Ao analisar essas questões, tempo, transformações, envelhecimento, ocorreu-me Oscar Wilde (Dublin 1854, Paris 1900) com o seu “Retrato de Dorian Grey”. Basil Hallward, artista pintor, amigo de Dorian Grey, encantado com a beleza do jovem, resolveu pintá-lo em retrato de corpo inteiro.
Ao ver o retrato, Dorian, percebendo que com o passar do tempo a sua beleza irá desaparecer, manifesta o desejo, que lhe é concedido, de vender a sua alma para que assim, envelheça até desaparecer, o retrato em vez dele próprio.

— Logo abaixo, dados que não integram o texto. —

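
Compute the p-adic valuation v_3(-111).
v_3(-111) = 1

v_3(n) is the largest exponent k such that 3^k divides n. Factor out: -111 = -3^1 · 37. (Sign doesn't affect v_p.) So v_3(-111) = 1.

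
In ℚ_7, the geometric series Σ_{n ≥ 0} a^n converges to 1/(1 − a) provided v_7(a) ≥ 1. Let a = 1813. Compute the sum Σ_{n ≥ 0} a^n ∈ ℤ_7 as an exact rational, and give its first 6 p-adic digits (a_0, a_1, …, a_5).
Σ a^n = 1/(1 − a) = -1/1812;  first 6 digits = (1, 0, 2, 5, 4, 6)

v_7(a) = 2 ≥ 1, so the series converges in ℤ_7 to 1/(1 − a) = 1/(1 − 1813) = -1/1812. Expand this rational in ℤ_7: compute digits iteratively via d_i = x_i mod 7, x_{i+1} = (x_i − d_i)/7. The first 6 digits are (1, 0, 2, 5, 4, 6).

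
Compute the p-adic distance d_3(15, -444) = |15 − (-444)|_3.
d_3(15, -444) = 1/27

Step 1 — x − y = 15 − (-444) = 459. Step 2 — v_3(459) = 3 (factor: 459 = (3^3 · 17); the sign does not affect v_p). Step 3 — |x − y|_3 = 3^{-3} = 1/27.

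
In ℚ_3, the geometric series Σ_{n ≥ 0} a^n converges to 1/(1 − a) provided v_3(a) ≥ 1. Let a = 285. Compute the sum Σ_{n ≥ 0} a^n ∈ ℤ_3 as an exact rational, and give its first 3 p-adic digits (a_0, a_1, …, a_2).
Σ a^n = 1/(1 − a) = -1/284;  first 3 digits = (1, 2, 2)

v_3(a) = 1 ≥ 1, so the series converges in ℤ_3 to 1/(1 − a) = 1/(1 − 285) = -1/284. Expand this rational in ℤ_3: compute digits iteratively via d_i = x_i mod 3, x_{i+1} = (x_i − d_i)/3. The first 3 digits are (1, 2, 2).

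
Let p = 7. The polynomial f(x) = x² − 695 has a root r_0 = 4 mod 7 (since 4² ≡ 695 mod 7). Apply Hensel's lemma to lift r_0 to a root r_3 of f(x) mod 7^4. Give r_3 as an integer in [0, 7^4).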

Dorian, prossegue com uma vida dissoluta e de libertinagem, chegando ao crime como o de matar o seu amigo Basil. Enquanto isso, vai-se mantendo jovem e sedutor e todas as marcas da passagem do tempo, são refletidas no quadro que vai envelhecendo.
Na obra de Wilde, com o passar do tempo, é o retrato e não Dorian que vai sofrendo mudanças. Dorian, mantém-se jovem e sem alterações exteriores, mas, interiormente vai-se consumindo permanentemente.
Nesta série fotográfica, dá-se o inverso, a transformação é exterior e reflete-se nas imagens dissolvidas, embora o encanto dissimulado em cada uma delas se mantenha inalterada com o passar do tempo. As fotografias funcionam, se entendermos, por camadas, que à medida que se vão auto destruindo levam o observador, pela contemplação, à suspensão num determinado tempo que ajudará a descodificar o encanto, revelado na forma oculta e poética das suas imagens, que continuam e prevalecem imutáveis.